The officers patted Bailey down and, although he produced a driver’s license with a different address, he said that he was coming from “his” house at the target address. His friend also told the police that Bailey lived there. The officers took Bailey into custody and told him that the detention was incident to the search of the target location. Bailey answered that he did not live there and would not cooperate with the investigation.
Back at the original location, a gun and drugs were found in the apartment. Bailey was arrested and his keys were seized incident to the arrest. One of them opened the door of the apartment.
In the district court, Bailey moved to suppress the evidence obtained as a result of his detention – his statements and the physical evidence, including his keys. The district court denied the motion, citing Summers.
The Circuit’s Reasoning
On Bailey’s appeal, the circuit affirmed. Like the district court, it relied on Summers, which had concluded that the intrusion associated with being detained during a lawful search was minimal, while the justifications for it were substantial: law enforcement’s interests in preventing a suspect from fleeing; minimizing the risk of harm to the officers; and completing the search in a “orderly” manner.
The circuit had little difficulty concluding that the authority to detain an occupant “at” the premises during the search also covered detaining an occupant who “leaves” the premises “during or immediately before the execution of a search warrant.” The court noted that three circuits had extended Summers to these facts, while two had not, and decided to join with the majority, citing the “guiding principle … of reasonableness.”
The circuit concluded that, like a detention at the premises, the intrusion of an off-premises detention is “de minimis” and the law enforcement interests substantial. Summers does not draw a “bright line” at “the residence’s curb.” Rather, the interests identified in Summers also permit detention of an occupant “nearby, but outside of, the premises.”
The court noted that this rule would prevent officers from having to make the “Hobson’s choice” of either immediately detaining an occupant who is leaving – thus risking officer safety and the destruction of evidence – or letting him leave the scene – thus risking the inability to arrest him if incriminating evidence is found.

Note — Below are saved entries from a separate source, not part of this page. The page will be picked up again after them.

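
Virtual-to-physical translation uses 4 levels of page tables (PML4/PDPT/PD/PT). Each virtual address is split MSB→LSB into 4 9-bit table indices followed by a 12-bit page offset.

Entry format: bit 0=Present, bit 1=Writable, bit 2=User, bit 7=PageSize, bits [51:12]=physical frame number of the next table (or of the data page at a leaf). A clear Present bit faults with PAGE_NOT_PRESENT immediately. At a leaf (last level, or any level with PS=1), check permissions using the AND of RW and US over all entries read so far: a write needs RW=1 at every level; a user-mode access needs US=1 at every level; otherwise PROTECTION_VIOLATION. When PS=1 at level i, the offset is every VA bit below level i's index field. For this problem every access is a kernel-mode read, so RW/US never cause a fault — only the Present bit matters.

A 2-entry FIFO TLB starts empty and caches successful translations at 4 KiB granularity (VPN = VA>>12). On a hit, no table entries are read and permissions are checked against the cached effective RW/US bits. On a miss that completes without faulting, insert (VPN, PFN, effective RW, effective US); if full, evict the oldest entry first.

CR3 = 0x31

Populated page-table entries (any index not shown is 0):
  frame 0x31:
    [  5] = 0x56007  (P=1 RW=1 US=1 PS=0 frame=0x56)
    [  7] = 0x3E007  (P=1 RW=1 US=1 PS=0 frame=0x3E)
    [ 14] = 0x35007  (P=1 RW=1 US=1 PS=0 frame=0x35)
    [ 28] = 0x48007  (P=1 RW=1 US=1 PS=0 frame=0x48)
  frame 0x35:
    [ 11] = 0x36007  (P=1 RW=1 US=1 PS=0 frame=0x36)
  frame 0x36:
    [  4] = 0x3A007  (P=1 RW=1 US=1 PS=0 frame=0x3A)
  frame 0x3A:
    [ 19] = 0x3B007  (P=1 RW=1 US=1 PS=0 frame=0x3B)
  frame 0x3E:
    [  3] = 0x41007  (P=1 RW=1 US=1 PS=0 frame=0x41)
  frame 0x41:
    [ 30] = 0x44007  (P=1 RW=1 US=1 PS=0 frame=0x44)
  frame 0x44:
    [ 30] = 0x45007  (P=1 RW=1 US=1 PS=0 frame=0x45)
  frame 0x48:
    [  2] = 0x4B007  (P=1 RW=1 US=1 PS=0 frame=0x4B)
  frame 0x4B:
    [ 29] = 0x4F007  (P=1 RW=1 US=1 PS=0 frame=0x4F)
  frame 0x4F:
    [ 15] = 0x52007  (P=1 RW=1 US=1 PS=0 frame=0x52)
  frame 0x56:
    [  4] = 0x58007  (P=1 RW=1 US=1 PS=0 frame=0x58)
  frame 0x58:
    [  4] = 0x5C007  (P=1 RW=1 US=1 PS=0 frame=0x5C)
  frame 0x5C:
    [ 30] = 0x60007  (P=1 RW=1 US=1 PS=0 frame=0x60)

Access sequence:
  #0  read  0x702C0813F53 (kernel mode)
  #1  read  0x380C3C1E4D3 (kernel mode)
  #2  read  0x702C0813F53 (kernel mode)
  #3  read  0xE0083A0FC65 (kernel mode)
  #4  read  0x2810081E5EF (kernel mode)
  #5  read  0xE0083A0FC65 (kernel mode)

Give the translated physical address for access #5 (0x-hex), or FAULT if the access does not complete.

Trace:
#0 VA=0x702C0813F53 (r,kernel):
  lvl0: tbl 0x31, slot 14 ⇒ 0x35007 (P1/RW1/US1/PS0)
  lvl1: tbl 0x35, slot 11 ⇒ 0x36007 (P1/RW1/US1/PS0)
  lvl2: tbl 0x36, slot 4 ⇒ 0x3A007 (P1/RW1/US1/PS0)
  lvl3: tbl 0x3A, slot 19 ⇒ 0x3B007 (P1/RW1/US1/PS0)
  ⇒ phys 0x3BF53  [4 reads]
#1 VA=0x380C3C1E4D3 (r,kernel):
  lvl0: tbl 0x31, slot 7 ⇒ 0x3E007 (P1/RW1/US1/PS0)
  lvl1: tbl 0x3E, slot 3 ⇒ 0x41007 (P1/RW1/US1/PS0)
  lvl2: tbl 0x41, slot 30 ⇒ 0x44007 (P1/RW1/US1/PS0)
  lvl3: tbl 0x44, slot 30 ⇒ 0x45007 (P1/RW1/US1/PS0)
  ⇒ phys 0x454D3  [4 reads]
#2 VA=0x702C0813F53 (r,kernel):
  TLB hit vpn=0x702C0813 → PA=0x3BF53
#3 VA=0xE0083A0FC65 (r,kernel):
  lvl0: tbl 0x31, slot 28 ⇒ 0x48007 (P1/RW1/US1/PS0)
  lvl1: tbl 0x48, slot 2 ⇒ 0x4B007 (P1/RW1/US1/PS0)
  lvl2: tbl 0x4B, slot 29 ⇒ 0x4F007 (P1/RW1/US1/PS0)
  lvl3: tbl 0x4F, slot 15 ⇒ 0x52007 (P1/RW1/US1/PS0)
  ⇒ phys 0x52C65  [4 reads]
#4 VA=0x2810081E5EF (r,kernel):
  lvl0: tbl 0x31, slot 5 ⇒ 0x56007 (P1/RW1/US1/PS0)
  lvl1: tbl 0x56, slot 4 ⇒ 0x58007 (P1/RW1/US1/PS0)
  lvl2: tbl 0x58, slot 4 ⇒ 0x5C007 (P1/RW1/US1/PS0)
  lvl3: tbl 0x5C, slot 30 ⇒ 0x60007 (P1/RW1/US1/PS0)
  ⇒ phys 0x605EF  [4 reads]
#5 VA=0xE0083A0FC65 (r,kernel):
  TLB hit vpn=0xE0083A0F → PA=0x52C65

Access #5 PA: 0x52C65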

On these grounds, then, Bailey’s detention was lawful. Detaining him out of view of the house out of concern for the officers’ safety and to prevent alerting other possible occupants was, here, “reasonable and prudent.” Moreover, the detention was not “unreasonably prolonged.” By the time Bailey was returned to the location the search was underway, and he was placed under arrest within five minutes of the execution of the warrant.
The court ended with a “note of caution.” Summers is not “a license for law enforcement to detain ‘occupants’ of premises subject to a search warrant anywhere they [may] be found incident to that search.” Rather, the rule announced here applies only when the occupant “is seen leaving those premises and the detention is effected as soon as reasonably practicable.” The court also announced its expectation that these geographic and temporal limitations “will be policed vigilantly by the courts.”